Bei geplanter Sofortbelastung sollte ein provisorischer Zahnersatz außerhalb der Okklusion eingesetzt werden. Der definitive Zahnersatz kann in der Regel nach 3–4 Monaten Einheilungszeit eingesetzt werden, wobei dieser Zeitraum je nach Knochenqualität, Implantatstabilität und der Einschätzung des Behandlers variieren kann.
Eine radiologische Nachuntersuchung 3–6 Monate nach der Operation wird empfohlen, um die Osseointegration zu bestätigen und das marginale Knochenniveau zu beurteilen.
Abschluss
Der Knochen ESSET Kit Diese Methode stellt einen bedeutenden Fortschritt in der Kieferkammspalttechnik dar und bietet eine sichere, vorhersagbare und minimalinvasive Lösung für die Implantation in schmale Alveolarkämme. Durch den Verzicht auf Meißel und Hämmer wird der Patientenkomfort erhöht und das Risiko einer bukkalen Knochenfraktur reduziert. Das sequentielle Expansionsprotokoll mit konischen Formbohrern nutzt die viskoelastischen Eigenschaften des Knochens, um eine exzellente Primärstabilität zu erzielen und häufig eine Sofortbelastung zu ermöglichen. Die Schaffung eines Vierwanddefekts verbessert die Durchblutung und beschleunigt die Heilung, wodurch unter Umständen eine zusätzliche Knochentransplantation überflüssig wird.

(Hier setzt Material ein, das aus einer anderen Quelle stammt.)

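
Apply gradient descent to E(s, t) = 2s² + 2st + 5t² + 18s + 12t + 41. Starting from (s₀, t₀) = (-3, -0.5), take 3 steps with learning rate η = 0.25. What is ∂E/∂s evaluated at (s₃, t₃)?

-3.125

∇E = (4s + 2t + 18, 2s + 10t + 12)
Step 1: at (-3, -0.5), ∇E = (5, 1) → (-3, -0.5) − 0.25·(5, 1) = (-4.25, -0.75)
Step 2: at (-4.25, -0.75), ∇E = (-0.5, -4) → (-4.25, -0.75) − 0.25·(-0.5, -4) = (-4.125, 0.25)
Step 3: at (-4.125, 0.25), ∇E = (2, 6.25) → (-4.125, 0.25) − 0.25·(2, 6.25) = (-4.625, -1.3125)
∂E/∂s at (-4.625, -1.3125) = -3.125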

Mit einer leicht verständlichen chirurgischen Abfolge, klaren Geschwindigkeits- und Drehmomentparametern und einer bewährten klinischen Erfolgsbilanz, die über ein Jahrzehnt der Verfeinerung entwickelt wurde, versetzt das ESSET Kit Kliniker in die Lage, Fälle mit schmalem Kieferkamm mit Zuversicht zu behandeln, erweitert die Behandlungsmöglichkeiten und verbessert die Patientenergebnisse.